Relief rules on Angel Finance

DG writes: I am the founder of a new technology firm and we have been negotiating with business angels about an investment in the company. They are keen to obtain EIS (Enterprise Investment Scheme) relief. What do I have to do to make sure we qualify? Second, one of the angels has indicated that he would like to make the investment through his limited liability partnership. Is this possible?

There is a straightforward process whereby a company can submit the details of its business, along with the envisaged share transaction, to the specialist Small Company Enterprise Centre (SCEC) of HM Revenue & Customs, writes Chris Lane, a partner at Kingston Smith LLP. The SCEC will then confirm whether the proposed share issue is likely to qualify. There is a standard form HMRC recommends you use, EIS (AA), but this is not compulsory.

Once the share transaction has taken place and the shares have been issued to the investor, the company should complete a Form EIS1 and send this to the SCEC for approval.
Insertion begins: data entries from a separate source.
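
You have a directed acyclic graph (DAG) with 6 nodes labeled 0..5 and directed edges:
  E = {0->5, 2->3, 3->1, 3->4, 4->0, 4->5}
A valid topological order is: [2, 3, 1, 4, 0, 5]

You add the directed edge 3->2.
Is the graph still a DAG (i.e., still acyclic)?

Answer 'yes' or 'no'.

Answer: no

Derivation:
Given toposort: [2, 3, 1, 4, 0, 5]
Position of 3: index 1; position of 2: index 0
New edge 3->2: backward (u after v in old order)
Backward edge: old toposort is now invalid. Check if this creates a cycle.
Does 2 already reach 3? Reachable from 2: [0, 1, 2, 3, 4, 5]. YES -> cycle!
Still a DAG? no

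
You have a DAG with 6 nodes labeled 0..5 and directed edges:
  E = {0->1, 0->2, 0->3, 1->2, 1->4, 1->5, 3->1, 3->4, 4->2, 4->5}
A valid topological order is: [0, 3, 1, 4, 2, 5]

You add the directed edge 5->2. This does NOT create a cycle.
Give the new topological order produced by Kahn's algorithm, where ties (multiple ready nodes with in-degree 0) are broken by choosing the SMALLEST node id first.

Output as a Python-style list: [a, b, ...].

Answer: [0, 3, 1, 4, 5, 2]

Derivation:
Old toposort: [0, 3, 1, 4, 2, 5]
Added edge: 5->2
Position of 5 (5) > position of 2 (4). Must reorder: 5 must now come before 2.
Run Kahn's algorithm (break ties by smallest node id):
  initial in-degrees: [0, 2, 4, 1, 2, 2]
  ready (indeg=0): [0]
  pop 0: indeg[1]->1; indeg[2]->3; indeg[3]->0 | ready=[3] | order so far=[0]
  pop 3: indeg[1]->0; indeg[4]->1 | ready=[1] | order so far=[0, 3]
  pop 1: indeg[2]->2; indeg[4]->0; indeg[5]->1 | ready=[4] | order so far=[0, 3, 1]
  pop 4: indeg[2]->1; indeg[5]->0 | ready=[5] | order so far=[0, 3, 1, 4]
  pop 5: indeg[2]->0 | ready=[2] | order so far=[0, 3, 1, 4, 5]
  pop 2: no out-edges | ready=[] | order so far=[0, 3, 1, 4, 5, 2]
  Result: [0, 3, 1, 4, 5, 2]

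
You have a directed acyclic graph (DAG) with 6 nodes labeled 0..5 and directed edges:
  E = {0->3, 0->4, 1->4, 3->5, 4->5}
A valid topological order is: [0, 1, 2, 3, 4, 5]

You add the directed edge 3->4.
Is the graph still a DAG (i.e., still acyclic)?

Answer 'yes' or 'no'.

Given toposort: [0, 1, 2, 3, 4, 5]
Position of 3: index 3; position of 4: index 4
New edge 3->4: forward
Forward edge: respects the existing order. Still a DAG, same toposort still valid.
Still a DAG? yes

Answer: yes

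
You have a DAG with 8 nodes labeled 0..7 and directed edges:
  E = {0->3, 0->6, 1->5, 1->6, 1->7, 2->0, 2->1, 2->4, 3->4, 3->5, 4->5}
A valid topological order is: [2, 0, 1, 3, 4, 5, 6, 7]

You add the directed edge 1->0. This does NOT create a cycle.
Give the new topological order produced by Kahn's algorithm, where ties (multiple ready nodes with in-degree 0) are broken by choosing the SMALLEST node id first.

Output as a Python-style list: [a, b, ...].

Answer: [2, 1, 0, 3, 4, 5, 6, 7]

Derivation:
Old toposort: [2, 0, 1, 3, 4, 5, 6, 7]
Added edge: 1->0
Position of 1 (2) > position of 0 (1). Must reorder: 1 must now come before 0.
Run Kahn's algorithm (break ties by smallest node id):
  initial in-degrees: [2, 1, 0, 1, 2, 3, 2, 1]
  ready (indeg=0): [2]
  pop 2: indeg[0]->1; indeg[1]->0; indeg[4]->1 | ready=[1] | order so far=[2]
  pop 1: indeg[0]->0; indeg[5]->2; indeg[6]->1; indeg[7]->0 | ready=[0, 7] | order so far=[2, 1]
  pop 0: indeg[3]->0; indeg[6]->0 | ready=[3, 6, 7] | order so far=[2, 1, 0]
  pop 3: indeg[4]->0; indeg[5]->1 | ready=[4, 6, 7] | order so far=[2, 1, 0, 3]
  pop 4: indeg[5]->0 | ready=[5, 6, 7] | order so far=[2, 1, 0, 3, 4]
  pop 5: no out-edges | ready=[6, 7] | order so far=[2, 1, 0, 3, 4, 5]
  pop 6: no out-edges | ready=[7] | order so far=[2, 1, 0, 3, 4, 5, 6]
  pop 7: no out-edges | ready=[] | order so far=[2, 1, 0, 3, 4, 5, 6, 7]
  Result: [2, 1, 0, 3, 4, 5, 6, 7]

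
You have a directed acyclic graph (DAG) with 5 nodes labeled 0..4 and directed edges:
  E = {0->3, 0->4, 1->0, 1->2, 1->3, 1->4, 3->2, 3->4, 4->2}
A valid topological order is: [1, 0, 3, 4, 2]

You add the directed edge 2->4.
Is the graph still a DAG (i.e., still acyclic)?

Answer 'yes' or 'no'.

Given toposort: [1, 0, 3, 4, 2]
Position of 2: index 4; position of 4: index 3
New edge 2->4: backward (u after v in old order)
Backward edge: old toposort is now invalid. Check if this creates a cycle.
Does 4 already reach 2? Reachable from 4: [2, 4]. YES -> cycle!
Still a DAG? no

Answer: no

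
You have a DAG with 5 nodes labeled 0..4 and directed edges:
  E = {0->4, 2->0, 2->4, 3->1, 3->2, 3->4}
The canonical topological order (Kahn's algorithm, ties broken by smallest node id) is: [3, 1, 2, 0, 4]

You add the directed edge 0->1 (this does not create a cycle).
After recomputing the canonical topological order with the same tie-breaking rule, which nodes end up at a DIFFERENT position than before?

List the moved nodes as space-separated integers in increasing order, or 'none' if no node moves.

Answer: 0 1 2

Derivation:
Old toposort: [3, 1, 2, 0, 4]
Added edge 0->1
Recompute Kahn (smallest-id tiebreak):
  initial in-degrees: [1, 2, 1, 0, 3]
  ready (indeg=0): [3]
  pop 3: indeg[1]->1; indeg[2]->0; indeg[4]->2 | ready=[2] | order so far=[3]
  pop 2: indeg[0]->0; indeg[4]->1 | ready=[0] | order so far=[3, 2]
  pop 0: indeg[1]->0; indeg[4]->0 | ready=[1, 4] | order so far=[3, 2, 0]
  pop 1: no out-edges | ready=[4] | order so far=[3, 2, 0, 1]
  pop 4: no out-edges | ready=[] | order so far=[3, 2, 0, 1, 4]
New canonical toposort: [3, 2, 0, 1, 4]
Compare positions:
  Node 0: index 3 -> 2 (moved)
  Node 1: index 1 -> 3 (moved)
  Node 2: index 2 -> 1 (moved)
  Node 3: index 0 -> 0 (same)
  Node 4: index 4 -> 4 (same)
Nodes that changed position: 0 1 2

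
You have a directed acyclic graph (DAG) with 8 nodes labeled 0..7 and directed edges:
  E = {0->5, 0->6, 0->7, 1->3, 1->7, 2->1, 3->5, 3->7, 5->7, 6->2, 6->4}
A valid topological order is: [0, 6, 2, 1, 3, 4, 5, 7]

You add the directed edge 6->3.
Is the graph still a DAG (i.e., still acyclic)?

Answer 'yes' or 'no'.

Answer: yes

Derivation:
Given toposort: [0, 6, 2, 1, 3, 4, 5, 7]
Position of 6: index 1; position of 3: index 4
New edge 6->3: forward
Forward edge: respects the existing order. Still a DAG, same toposort still valid.
Still a DAG? yes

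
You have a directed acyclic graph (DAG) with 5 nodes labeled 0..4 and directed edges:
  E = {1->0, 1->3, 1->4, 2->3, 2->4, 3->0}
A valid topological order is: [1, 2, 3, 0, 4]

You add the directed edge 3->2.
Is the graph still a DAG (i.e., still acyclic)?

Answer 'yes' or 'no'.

Given toposort: [1, 2, 3, 0, 4]
Position of 3: index 2; position of 2: index 1
New edge 3->2: backward (u after v in old order)
Backward edge: old toposort is now invalid. Check if this creates a cycle.
Does 2 already reach 3? Reachable from 2: [0, 2, 3, 4]. YES -> cycle!
Still a DAG? no

Answer: no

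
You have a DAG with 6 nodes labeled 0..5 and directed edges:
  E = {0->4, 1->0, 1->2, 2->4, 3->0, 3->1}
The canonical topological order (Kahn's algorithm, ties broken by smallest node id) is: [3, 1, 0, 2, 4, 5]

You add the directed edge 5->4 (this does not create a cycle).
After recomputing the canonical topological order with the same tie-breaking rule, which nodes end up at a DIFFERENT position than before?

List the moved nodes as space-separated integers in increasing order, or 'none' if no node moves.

Answer: 4 5

Derivation:
Old toposort: [3, 1, 0, 2, 4, 5]
Added edge 5->4
Recompute Kahn (smallest-id tiebreak):
  initial in-degrees: [2, 1, 1, 0, 3, 0]
  ready (indeg=0): [3, 5]
  pop 3: indeg[0]->1; indeg[1]->0 | ready=[1, 5] | order so far=[3]
  pop 1: indeg[0]->0; indeg[2]->0 | ready=[0, 2, 5] | order so far=[3, 1]
  pop 0: indeg[4]->2 | ready=[2, 5] | order so far=[3, 1, 0]
  pop 2: indeg[4]->1 | ready=[5] | order so far=[3, 1, 0, 2]
  pop 5: indeg[4]->0 | ready=[4] | order so far=[3, 1, 0, 2, 5]
  pop 4: no out-edges | ready=[] | order so far=[3, 1, 0, 2, 5, 4]
New canonical toposort: [3, 1, 0, 2, 5, 4]
Compare positions:
  Node 0: index 2 -> 2 (same)
  Node 1: index 1 -> 1 (same)
  Node 2: index 3 -> 3 (same)
  Node 3: index 0 -> 0 (same)
  Node 4: index 4 -> 5 (moved)
  Node 5: index 5 -> 4 (moved)
Nodes that changed position: 4 5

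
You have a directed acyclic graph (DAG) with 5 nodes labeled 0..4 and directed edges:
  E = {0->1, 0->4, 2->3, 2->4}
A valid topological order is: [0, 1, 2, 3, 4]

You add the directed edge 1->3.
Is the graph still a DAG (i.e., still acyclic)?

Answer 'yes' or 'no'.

Answer: yes

Derivation:
Given toposort: [0, 1, 2, 3, 4]
Position of 1: index 1; position of 3: index 3
New edge 1->3: forward
Forward edge: respects the existing order. Still a DAG, same toposort still valid.
Still a DAG? yes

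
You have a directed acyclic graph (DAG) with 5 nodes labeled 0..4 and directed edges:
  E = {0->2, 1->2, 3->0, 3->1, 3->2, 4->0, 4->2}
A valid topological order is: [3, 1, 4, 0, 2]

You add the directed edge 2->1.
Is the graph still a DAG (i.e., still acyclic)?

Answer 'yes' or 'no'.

Answer: no

Derivation:
Given toposort: [3, 1, 4, 0, 2]
Position of 2: index 4; position of 1: index 1
New edge 2->1: backward (u after v in old order)
Backward edge: old toposort is now invalid. Check if this creates a cycle.
Does 1 already reach 2? Reachable from 1: [1, 2]. YES -> cycle!
Still a DAG? no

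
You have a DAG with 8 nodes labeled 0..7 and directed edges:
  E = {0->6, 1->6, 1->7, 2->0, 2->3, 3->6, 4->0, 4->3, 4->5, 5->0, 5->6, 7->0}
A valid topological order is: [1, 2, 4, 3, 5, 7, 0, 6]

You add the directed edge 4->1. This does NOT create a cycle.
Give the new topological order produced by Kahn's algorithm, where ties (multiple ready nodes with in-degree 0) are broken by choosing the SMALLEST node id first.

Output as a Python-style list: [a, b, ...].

Old toposort: [1, 2, 4, 3, 5, 7, 0, 6]
Added edge: 4->1
Position of 4 (2) > position of 1 (0). Must reorder: 4 must now come before 1.
Run Kahn's algorithm (break ties by smallest node id):
  initial in-degrees: [4, 1, 0, 2, 0, 1, 4, 1]
  ready (indeg=0): [2, 4]
  pop 2: indeg[0]->3; indeg[3]->1 | ready=[4] | order so far=[2]
  pop 4: indeg[0]->2; indeg[1]->0; indeg[3]->0; indeg[5]->0 | ready=[1, 3, 5] | order so far=[2, 4]
  pop 1: indeg[6]->3; indeg[7]->0 | ready=[3, 5, 7] | order so far=[2, 4, 1]
  pop 3: indeg[6]->2 | ready=[5, 7] | order so far=[2, 4, 1, 3]
  pop 5: indeg[0]->1; indeg[6]->1 | ready=[7] | order so far=[2, 4, 1, 3, 5]
  pop 7: indeg[0]->0 | ready=[0] | order so far=[2, 4, 1, 3, 5, 7]
  pop 0: indeg[6]->0 | ready=[6] | order so far=[2, 4, 1, 3, 5, 7, 0]
  pop 6: no out-edges | ready=[] | order so far=[2, 4, 1, 3, 5, 7, 0, 6]
  Result: [2, 4, 1, 3, 5, 7, 0, 6]

Answer: [2, 4, 1, 3, 5, 7, 0, 6]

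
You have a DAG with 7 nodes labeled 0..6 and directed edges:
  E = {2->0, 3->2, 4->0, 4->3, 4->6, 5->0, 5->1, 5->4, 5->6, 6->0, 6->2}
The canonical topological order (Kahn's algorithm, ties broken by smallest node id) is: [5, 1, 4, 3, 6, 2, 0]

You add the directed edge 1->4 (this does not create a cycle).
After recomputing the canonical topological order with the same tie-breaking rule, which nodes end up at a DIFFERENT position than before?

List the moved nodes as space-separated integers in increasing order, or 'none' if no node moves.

Old toposort: [5, 1, 4, 3, 6, 2, 0]
Added edge 1->4
Recompute Kahn (smallest-id tiebreak):
  initial in-degrees: [4, 1, 2, 1, 2, 0, 2]
  ready (indeg=0): [5]
  pop 5: indeg[0]->3; indeg[1]->0; indeg[4]->1; indeg[6]->1 | ready=[1] | order so far=[5]
  pop 1: indeg[4]->0 | ready=[4] | order so far=[5, 1]
  pop 4: indeg[0]->2; indeg[3]->0; indeg[6]->0 | ready=[3, 6] | order so far=[5, 1, 4]
  pop 3: indeg[2]->1 | ready=[6] | order so far=[5, 1, 4, 3]
  pop 6: indeg[0]->1; indeg[2]->0 | ready=[2] | order so far=[5, 1, 4, 3, 6]
  pop 2: indeg[0]->0 | ready=[0] | order so far=[5, 1, 4, 3, 6, 2]
  pop 0: no out-edges | ready=[] | order so far=[5, 1, 4, 3, 6, 2, 0]
New canonical toposort: [5, 1, 4, 3, 6, 2, 0]
Compare positions:
  Node 0: index 6 -> 6 (same)
  Node 1: index 1 -> 1 (same)
  Node 2: index 5 -> 5 (same)
  Node 3: index 3 -> 3 (same)
  Node 4: index 2 -> 2 (same)
  Node 5: index 0 -> 0 (same)
  Node 6: index 4 -> 4 (same)
Nodes that changed position: none

Answer: none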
If the company and its shares meet all requirements, the SCEC will issue one copy of Form EIS2, which indicates the company qualifies for relief, and will supply copies of Form EIS3, which can be sent to the investors to complete. 
On the subject of investment vehicles, it is not possible for investors to obtain EIS relief if their investment is made through a traditional partnership or a limited liability partnership.